In effect, Zuckerman would conclude that people like Bank of New York's Hoey mistakenly believe that there will be sufficient consumer demand to justify rebuilding inventories, building new cars and houses.
Who's right?
Personally, I'd put my money on Zuckerman. Leaving aside that Dick Hoey was a fixed income manager back in the day, and his BONY/Mellon/Dreyfus bio doesn't exactly laud him as an economic Nobel Laureate, I don't think Hoey is sufficiently observant of the real differences in the effects of the recent recession on the US labor force from those of recessions prior to 1992.
That so-called 'jobless recovery' may well have marked a turning point for the US economy which has not yet been captured in various models and adequately observed by pundits-cum-economists like Hoey.

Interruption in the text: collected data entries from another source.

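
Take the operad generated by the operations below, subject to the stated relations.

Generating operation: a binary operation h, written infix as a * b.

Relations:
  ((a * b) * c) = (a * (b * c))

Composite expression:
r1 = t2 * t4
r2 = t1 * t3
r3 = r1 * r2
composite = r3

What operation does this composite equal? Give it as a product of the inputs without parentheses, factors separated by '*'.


Every regrouping of h is equal, so read the t-inputs in written order.
(t2 * t4) spells out as t2 * t4
(t1 * t3) spells out as t1 * t3
((t2 * t4) * (t1 * t3)) spells out as t2 * t4 * t1 * t3

t2 * t4 * t1 * t3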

Or even Alan Blinder.
Prior to the 1991-92 recession and recovery, you are looking back to 1982-83, the early Reagan years, now very nearly thirty years ago. For perspective, was the 1960 economy different from that of 1930? Very much so. And the 1980 economy was so radically different from that of 1950, thanks to electronics and technological advances in communications as to make forecasting the former with models of the latter seem laughable.
I suspect that's what is happening now. Those analysts and economists harking back to the early 1980s and using conventional models with estimates of consumer spending and labor growth have missed some important transformations in the US economy of 2009.
I don't think Zuckerman is one of them.